White support of Black Lives Matter from 2020-to-2021:
Stop saying ‘Black voters’ want police too
This is often done by the Blue Lives Matter and anti-Democrat crowd to dismiss claims as well as belittle activists’ work. This is often said to dismiss any criticism of police. Ad nauseam this has been used to feign a long-running stereotype that Black people are inherently violent, and need to be policed at all times.
Multiple polls show Black people want some sort of security, often the only security available is the police. Black support for police is not in dismissal of misconduct. Black people want police to deter crime, not treat every Black person as a criminal. Black people also have stated in those same studies, instead of blanketed policing, they also want the end of policing on just the terms of the police—they want accountability and fairness. Not just compliance for law enforcement simply because they wear a badge.
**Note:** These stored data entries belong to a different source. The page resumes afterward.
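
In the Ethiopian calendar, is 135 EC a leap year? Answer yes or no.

yes

135 mod 4 = 3; in the Ethiopian calendar a year is leap when year mod 4 = 3, so it is a leap year.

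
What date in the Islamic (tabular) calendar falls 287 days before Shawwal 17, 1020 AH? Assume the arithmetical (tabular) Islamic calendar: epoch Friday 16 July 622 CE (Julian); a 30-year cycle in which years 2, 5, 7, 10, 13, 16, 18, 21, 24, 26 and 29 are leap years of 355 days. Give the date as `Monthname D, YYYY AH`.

Dhu al-Hijjah 26, 1019 AH

The starting date is JDN 2309822; 2309822 − 287 = 2309535.
JDN 2309535 corresponds to Dhu al-Hijjah 26, 1019 AH.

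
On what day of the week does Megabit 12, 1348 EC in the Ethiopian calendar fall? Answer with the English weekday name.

In the proleptic Gregorian calendar this is 16 March 1356 (JDN 2216404).
2216404 ≡ 1 (mod 7); counting from Monday = 0 gives Tuesday.

Tuesday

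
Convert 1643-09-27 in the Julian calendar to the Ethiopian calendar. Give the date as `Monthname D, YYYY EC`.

Both dates share Julian Day Number 2321433; in the Ethiopian calendar that is 29 Meskerem 1636 EC.

Meskerem 29, 1636 EC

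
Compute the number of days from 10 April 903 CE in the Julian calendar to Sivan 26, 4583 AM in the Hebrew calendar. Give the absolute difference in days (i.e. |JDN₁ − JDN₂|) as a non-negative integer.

29160

JDN of the first date = 2050978.
JDN of the second date = 2021818.
|2021818 − 2050978| = 29160.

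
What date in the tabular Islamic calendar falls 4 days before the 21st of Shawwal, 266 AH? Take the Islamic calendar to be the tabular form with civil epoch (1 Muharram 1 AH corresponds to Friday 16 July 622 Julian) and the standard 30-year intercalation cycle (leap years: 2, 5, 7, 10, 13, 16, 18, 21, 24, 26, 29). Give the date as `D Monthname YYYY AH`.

17 Shawwal 266 AH

Counting 4 days back from JDN 2042633 reaches JDN 2042629, which is 17 Shawwal 266 AH.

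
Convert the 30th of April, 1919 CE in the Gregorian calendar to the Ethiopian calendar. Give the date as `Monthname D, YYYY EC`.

Both dates share Julian Day Number 2422079; in the Ethiopian calendar that is 22 Miyazya 1911 EC.

Miyazya 22, 1911 EC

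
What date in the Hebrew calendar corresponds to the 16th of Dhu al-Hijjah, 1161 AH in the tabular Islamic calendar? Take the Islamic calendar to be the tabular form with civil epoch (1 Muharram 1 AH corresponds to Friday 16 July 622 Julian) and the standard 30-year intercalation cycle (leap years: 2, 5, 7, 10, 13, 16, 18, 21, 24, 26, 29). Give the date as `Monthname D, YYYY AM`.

Kislev 16, 5509 AM

Julian Day Number of the source date = 2359845.
Converting JDN 2359845 to the Hebrew calendar gives 16 Kislev 5509 AM.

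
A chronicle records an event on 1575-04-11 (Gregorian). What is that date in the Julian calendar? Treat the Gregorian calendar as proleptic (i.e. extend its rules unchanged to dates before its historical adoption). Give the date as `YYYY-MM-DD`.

For dates in this range the Gregorian date is 10 days ahead of the Julian.
11 April 1575 Gregorian − 10 days → 1 April 1575 Julian.

1575-04-01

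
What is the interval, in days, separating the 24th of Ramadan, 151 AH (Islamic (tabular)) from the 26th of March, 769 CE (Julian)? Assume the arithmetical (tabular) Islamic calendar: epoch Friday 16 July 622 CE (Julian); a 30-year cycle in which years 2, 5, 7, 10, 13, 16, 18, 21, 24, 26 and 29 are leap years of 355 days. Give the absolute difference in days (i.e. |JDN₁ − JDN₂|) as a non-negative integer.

166

JDN of the first date = 2001854.
JDN of the second date = 2002020.
|2002020 − 2001854| = 166.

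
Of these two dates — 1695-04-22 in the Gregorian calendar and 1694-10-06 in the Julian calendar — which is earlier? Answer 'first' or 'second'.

The two dates have Julian Day Numbers 2340258 and 2340070 respectively.
Since 2340070 < 2340258, the second date comes first.

second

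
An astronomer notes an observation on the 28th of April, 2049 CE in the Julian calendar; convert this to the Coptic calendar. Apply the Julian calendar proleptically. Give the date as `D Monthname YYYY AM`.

3 Pashons 1765 AM

The source date corresponds to 11 May 2049 in the Gregorian calendar (JDN 2469573).
That day falls on 3 Pashons 1765 AM in the Coptic calendar.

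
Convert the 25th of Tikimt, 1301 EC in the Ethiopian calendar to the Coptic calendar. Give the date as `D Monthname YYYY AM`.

25 Paopi 1025 AM

Both dates share Julian Day Number 2199100; in the Coptic calendar that is 25 Paopi 1025 AM.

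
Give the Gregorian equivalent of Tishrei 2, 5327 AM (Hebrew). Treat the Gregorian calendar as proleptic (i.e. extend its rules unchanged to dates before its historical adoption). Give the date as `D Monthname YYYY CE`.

25 September 1566 CE

Julian Day Number of the source date = 2293297.
Converting JDN 2293297 to the Gregorian calendar gives 25 September 1566 CE.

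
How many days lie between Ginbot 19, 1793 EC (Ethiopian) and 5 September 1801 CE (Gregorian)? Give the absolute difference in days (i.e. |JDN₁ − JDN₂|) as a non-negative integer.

JDN of the first date = 2379007.
JDN of the second date = 2379109.
|2379109 − 2379007| = 102.

102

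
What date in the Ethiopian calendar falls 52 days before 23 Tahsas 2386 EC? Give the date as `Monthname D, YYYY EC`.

Hidar 1, 2386 EC

The starting date is JDN 2595454; 2595454 − 52 = 2595402.
JDN 2595402 corresponds to Hidar 1, 2386 EC.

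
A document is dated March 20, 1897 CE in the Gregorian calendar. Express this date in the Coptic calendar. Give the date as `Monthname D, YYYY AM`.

Julian Day Number of the source date = 2414004.
Converting JDN 2414004 to the Coptic calendar gives 12 Paremhat 1613 AM.

Paremhat 12, 1613 AM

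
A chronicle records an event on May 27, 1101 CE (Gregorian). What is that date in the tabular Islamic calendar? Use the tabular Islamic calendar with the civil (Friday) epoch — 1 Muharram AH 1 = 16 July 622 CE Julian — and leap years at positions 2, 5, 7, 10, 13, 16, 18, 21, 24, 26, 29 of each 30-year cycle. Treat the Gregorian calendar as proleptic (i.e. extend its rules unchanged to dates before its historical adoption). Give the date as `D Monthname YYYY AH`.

Julian Day Number of the source date = 2123338.
Converting JDN 2123338 to the tabular Islamic calendar gives 19 Rajab 494 AH.

19 Rajab 494 AH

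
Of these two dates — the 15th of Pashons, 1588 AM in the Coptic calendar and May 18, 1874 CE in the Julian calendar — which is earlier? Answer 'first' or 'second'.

first

The two dates have Julian Day Numbers 2404936 and 2405674 respectively.
Since 2404936 < 2405674, the first date comes first.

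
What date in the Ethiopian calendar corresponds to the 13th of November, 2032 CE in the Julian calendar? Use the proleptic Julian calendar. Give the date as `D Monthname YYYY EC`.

The source date corresponds to 26 November 2032 in the Gregorian calendar (JDN 2463563).
That day falls on 17 Hidar 2025 EC in the Ethiopian calendar.

17 Hidar 2025 EC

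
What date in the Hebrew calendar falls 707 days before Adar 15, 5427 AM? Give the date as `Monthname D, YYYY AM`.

Counting 707 days back from JDN 2329989 reaches JDN 2329282, which is Nisan 18, 5425 AM.

Nisan 18, 5425 AM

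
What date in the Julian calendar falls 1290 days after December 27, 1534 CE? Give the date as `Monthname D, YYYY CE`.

JDN of December 27, 1534 CE = 2281712.
2281712 + 1290 = 2283002.
JDN 2283002 in the Julian calendar is July 9, 1538 CE.

July 9, 1538 CE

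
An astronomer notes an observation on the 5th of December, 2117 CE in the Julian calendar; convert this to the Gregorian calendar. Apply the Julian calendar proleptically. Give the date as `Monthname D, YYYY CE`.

At this point the Julian calendar is 14 days behind the Gregorian.
5 December 2117 Julian + 14 days → 19 December 2117 Gregorian.

December 19, 2117 CE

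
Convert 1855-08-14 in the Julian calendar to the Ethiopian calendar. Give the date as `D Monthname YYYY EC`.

21 Nehase 1847 EC

The source date corresponds to 26 August 1855 in the Gregorian calendar (JDN 2398822).
That day falls on 21 Nehase 1847 EC in the Ethiopian calendar.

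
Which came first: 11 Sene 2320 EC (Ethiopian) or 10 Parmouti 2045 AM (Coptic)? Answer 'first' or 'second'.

First date → JDN 2571516; second date → JDN 2571820.
JDN 2571516 < JDN 2571820, so the first date is earlier.

first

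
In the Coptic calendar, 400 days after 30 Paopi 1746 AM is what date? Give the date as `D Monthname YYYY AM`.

5 Koiak 1747 AM

Counting 400 days forward from JDN 2462450 reaches JDN 2462850, which is 5 Koiak 1747 AM.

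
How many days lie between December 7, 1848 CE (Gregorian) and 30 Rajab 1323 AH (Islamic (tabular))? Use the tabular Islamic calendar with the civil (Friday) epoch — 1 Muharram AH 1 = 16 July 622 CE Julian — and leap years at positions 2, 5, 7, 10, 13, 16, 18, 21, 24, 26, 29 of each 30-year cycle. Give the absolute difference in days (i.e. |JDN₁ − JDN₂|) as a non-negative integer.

20750

First date → JDN 2396369; second date → JDN 2417119.
The interval is |2396369 − 2417119| = 20750 days.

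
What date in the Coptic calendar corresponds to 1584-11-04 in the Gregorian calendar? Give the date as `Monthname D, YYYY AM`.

Paopi 28, 1301 AM

Both dates share Julian Day Number 2299912; in the Coptic calendar that is 28 Paopi 1301 AM.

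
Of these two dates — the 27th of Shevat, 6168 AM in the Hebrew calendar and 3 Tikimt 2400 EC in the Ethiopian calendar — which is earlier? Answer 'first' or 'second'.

second

Converting both to JDN: 2600619 vs 2600488; the smaller is the second.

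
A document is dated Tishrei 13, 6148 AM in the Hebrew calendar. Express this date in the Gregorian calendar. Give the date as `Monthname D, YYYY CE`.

September 26, 2387 CE

Both dates share Julian Day Number 2593162; in the Gregorian calendar that is 26 September 2387 CE.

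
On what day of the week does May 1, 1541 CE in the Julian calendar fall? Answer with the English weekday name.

Equivalently 11 May 1541 Gregorian, JDN 2284029.
JDN 2284029 mod 7 = 6, and JDN 0 was a Monday, so this is a Sunday.

Sunday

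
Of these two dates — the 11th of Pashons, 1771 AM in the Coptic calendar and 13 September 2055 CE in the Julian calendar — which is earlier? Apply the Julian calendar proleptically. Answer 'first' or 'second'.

First date → JDN 2471772; second date → JDN 2471902.
JDN 2471772 < JDN 2471902, so the first date is earlier.

first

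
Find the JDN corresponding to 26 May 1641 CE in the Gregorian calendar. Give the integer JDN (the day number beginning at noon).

2320569

JDN 2400001 is 17 November 1858 CE (Gregorian), MJD 0; the target day is −79432 days from there, so JDN = 2320569.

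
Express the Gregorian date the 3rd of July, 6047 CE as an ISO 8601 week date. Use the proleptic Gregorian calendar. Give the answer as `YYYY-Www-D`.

The weekday is Wednesday (ISO weekday 3).
That Wednesday belongs to ISO week 27 of ISO year 6047.

6047-W27-3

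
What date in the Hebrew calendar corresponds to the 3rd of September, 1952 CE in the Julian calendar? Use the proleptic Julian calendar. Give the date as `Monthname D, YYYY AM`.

The source date corresponds to 16 September 1952 in the Gregorian calendar (JDN 2434272).
That day falls on 26 Elul 5712 AM in the Hebrew calendar.

Elul 26, 5712 AM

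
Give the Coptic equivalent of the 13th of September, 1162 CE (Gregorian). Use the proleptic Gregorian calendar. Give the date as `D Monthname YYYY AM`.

9 Thout 879 AM

Both dates share Julian Day Number 2145727; in the Coptic calendar that is 9 Thout 879 AM.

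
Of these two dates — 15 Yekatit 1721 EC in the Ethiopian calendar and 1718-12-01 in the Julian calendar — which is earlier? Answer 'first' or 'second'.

Converting both to JDN: 2352615 vs 2348892; the smaller is the second.

second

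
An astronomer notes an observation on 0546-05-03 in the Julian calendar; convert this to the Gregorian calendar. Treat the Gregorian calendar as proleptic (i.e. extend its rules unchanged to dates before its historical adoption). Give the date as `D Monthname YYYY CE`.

At this point the Julian calendar is 2 days behind the Gregorian.
3 May 546 Julian + 2 days → 5 May 546 Gregorian.

5 May 546 CE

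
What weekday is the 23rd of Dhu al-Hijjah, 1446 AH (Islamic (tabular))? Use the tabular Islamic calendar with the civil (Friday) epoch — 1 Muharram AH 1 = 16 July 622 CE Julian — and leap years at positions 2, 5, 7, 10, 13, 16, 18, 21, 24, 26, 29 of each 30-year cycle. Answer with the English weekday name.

In the Gregorian calendar this is 20 June 2025 (JDN 2460847).
Since JDN mod 7 = 4 (0 = Monday), the day is Friday.

Friday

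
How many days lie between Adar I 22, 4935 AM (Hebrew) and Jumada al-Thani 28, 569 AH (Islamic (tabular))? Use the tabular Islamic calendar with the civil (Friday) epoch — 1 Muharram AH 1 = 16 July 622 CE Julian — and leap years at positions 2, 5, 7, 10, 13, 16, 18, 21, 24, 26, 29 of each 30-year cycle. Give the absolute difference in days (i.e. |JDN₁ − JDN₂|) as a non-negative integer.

377

JDN of the first date = 2150272.
JDN of the second date = 2149895.
|2149895 − 2150272| = 377.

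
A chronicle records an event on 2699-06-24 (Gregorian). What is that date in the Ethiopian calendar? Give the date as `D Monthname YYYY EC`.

12 Sene 2691 EC

Both dates share Julian Day Number 2707024; in the Ethiopian calendar that is 12 Sene 2691 EC.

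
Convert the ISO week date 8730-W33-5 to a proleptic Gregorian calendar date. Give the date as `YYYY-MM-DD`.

8730-08-15

ISO week 1 of 8730 is the week containing the first Thursday of 8730.
Week 33, day 5 (Friday) lands on 8730-08-15.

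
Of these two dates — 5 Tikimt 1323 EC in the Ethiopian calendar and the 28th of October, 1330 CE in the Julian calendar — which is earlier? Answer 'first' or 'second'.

first

Converting both to JDN: 2207115 vs 2207141; the smaller is the first.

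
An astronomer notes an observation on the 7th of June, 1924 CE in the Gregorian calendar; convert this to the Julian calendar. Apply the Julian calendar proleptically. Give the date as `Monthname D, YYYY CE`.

The Julian–Gregorian offset here is 13 days (Julian trailing).
7 June 1924 Gregorian − 13 days → 25 May 1924 Julian.

May 25, 1924 CE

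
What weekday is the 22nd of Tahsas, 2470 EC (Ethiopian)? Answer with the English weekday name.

This is JDN 2626134 (3 January 2478 Gregorian).
2626134 ≡ 0 (mod 7); counting from Monday = 0 gives Monday.

Monday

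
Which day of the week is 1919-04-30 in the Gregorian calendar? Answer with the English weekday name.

Wednesday

Since JDN mod 7 = 2 (0 = Monday), the day is Wednesday.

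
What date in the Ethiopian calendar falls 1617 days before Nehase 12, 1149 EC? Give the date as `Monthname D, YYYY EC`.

Counting 1617 days back from JDN 2143869 reaches JDN 2142252, which is Megabit 6, 1145 EC.

Megabit 6, 1145 EC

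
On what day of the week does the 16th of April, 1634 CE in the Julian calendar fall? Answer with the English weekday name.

This is JDN 2317982 (26 April 1634 Gregorian).
JDN 2317982 mod 7 = 2, and JDN 0 was a Monday, so this is a Wednesday.

Wednesday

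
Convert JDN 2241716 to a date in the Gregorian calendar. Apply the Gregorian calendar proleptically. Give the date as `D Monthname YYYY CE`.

JDN 2451545 is 1 Jan 2000; 2241716 is −209829 days from there.

5 July 1425 CE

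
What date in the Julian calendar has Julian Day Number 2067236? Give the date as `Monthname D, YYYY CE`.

October 14, 947 CE

The proleptic Gregorian equivalent of JDN 2067236 is 19 October 947.
In the Julian calendar that day is October 14, 947 CE.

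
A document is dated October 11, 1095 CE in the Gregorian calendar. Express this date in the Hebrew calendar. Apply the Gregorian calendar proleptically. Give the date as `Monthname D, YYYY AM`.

Cheshvan 3, 4856 AM

Both dates share Julian Day Number 2121284; in the Hebrew calendar that is 3 Cheshvan 4856 AM.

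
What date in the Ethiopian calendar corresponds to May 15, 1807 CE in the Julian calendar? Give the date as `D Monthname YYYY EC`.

Both dates share Julian Day Number 2381199; in the Ethiopian calendar that is 20 Ginbot 1799 EC.

20 Ginbot 1799 EC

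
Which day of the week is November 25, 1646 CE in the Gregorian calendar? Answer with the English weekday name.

JDN 2322578 mod 7 = 6, and JDN 0 was a Monday, so this is a Sunday.

Sunday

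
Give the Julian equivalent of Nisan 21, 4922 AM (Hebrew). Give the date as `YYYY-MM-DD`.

1162-04-07

Both dates share Julian Day Number 2145575; in the Julian calendar that is 7 April 1162 CE.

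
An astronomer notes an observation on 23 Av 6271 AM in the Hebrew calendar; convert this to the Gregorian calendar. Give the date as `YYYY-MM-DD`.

2511-08-18

Both dates share Julian Day Number 2638413; in the Gregorian calendar that is 18 August 2511 CE.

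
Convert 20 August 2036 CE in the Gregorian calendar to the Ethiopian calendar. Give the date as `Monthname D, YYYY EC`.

Both dates share Julian Day Number 2464926; in the Ethiopian calendar that is 14 Nehase 2028 EC.

Nehase 14, 2028 EC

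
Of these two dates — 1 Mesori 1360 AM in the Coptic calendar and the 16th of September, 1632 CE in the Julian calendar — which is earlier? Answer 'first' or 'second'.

Converting both to JDN: 2321735 vs 2317405; the smaller is the second.

second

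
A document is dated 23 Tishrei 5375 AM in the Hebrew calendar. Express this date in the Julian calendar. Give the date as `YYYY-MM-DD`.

Both dates share Julian Day Number 2310830; in the Julian calendar that is 16 September 1614 CE.

1614-09-16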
F. Voters want a strong man to solve crime, the Dems establishment know this
The narrative of Democrats and the crime wave is fueling a different type of candidate. Adams in New York, Reed in Atlanta, and others running for office this year will likely see a rise in the return of ‘law & order’ Dems. The Republicans, despite not holding the majority of the US House, Senate, or Oval Office, have managed both locally and nationally to make crime the defining issue for the Dems.
Returning back to my ‘Atlanta is losing the narrative’ article:
It shouldn’t be a surprise that the GOP, who when not suppressing votes, are building a 2022 campaign on ‘supporting’ the police and ‘law and order’ policies…
Both Georgia and the national GOP, who devoid of actual ideas have successfully wedged themselves within the culture wars, this time as the anti-BLM, pro-law enforcement party. As a result, the GOP has seen a resurgence in political activity as well as a pivot by groups of people who are typically not for their platform—African Americans and young people. More importantly, the GOP and ‘law and order’ Democrats are likely to be more successful in 2021.
Despite the Dems holding the House, Senate, and White House, they are losing the media narrative ahead of a very consequential 2022 mid-term election. The Dems understand that abandoning calls for reform will be raucous amongst activist circles and on Twitter, but should be enough to dissuade potentially swing voters, as well as the ones who jumped on the bandwagon eight months ago.
Conclusion
This isn’t a total loss for reformers or activists as several other candidates have won their primaries as well. For instance, there are district attorneys and prosecutors who have recently been elected to office, including 5 new Black prosecutors. All of these individuals seek to break up the hold the NYPD has on the government.
But absolutely zero of the problems of policing have been addressed, even in a city as progressive and a Democratic stronghold like New York City. The police pulled out the little joker, and everyone threw in their hand at the spades table. The Democrats were on the verge of the largest reforms in history, with New York being potentially the National leader on reform. It should be no surprise that Adams is the police, but what should be is that he did win an election against a much more diverse field of qualified candidates and well-funded candidates in the liberal capital of America.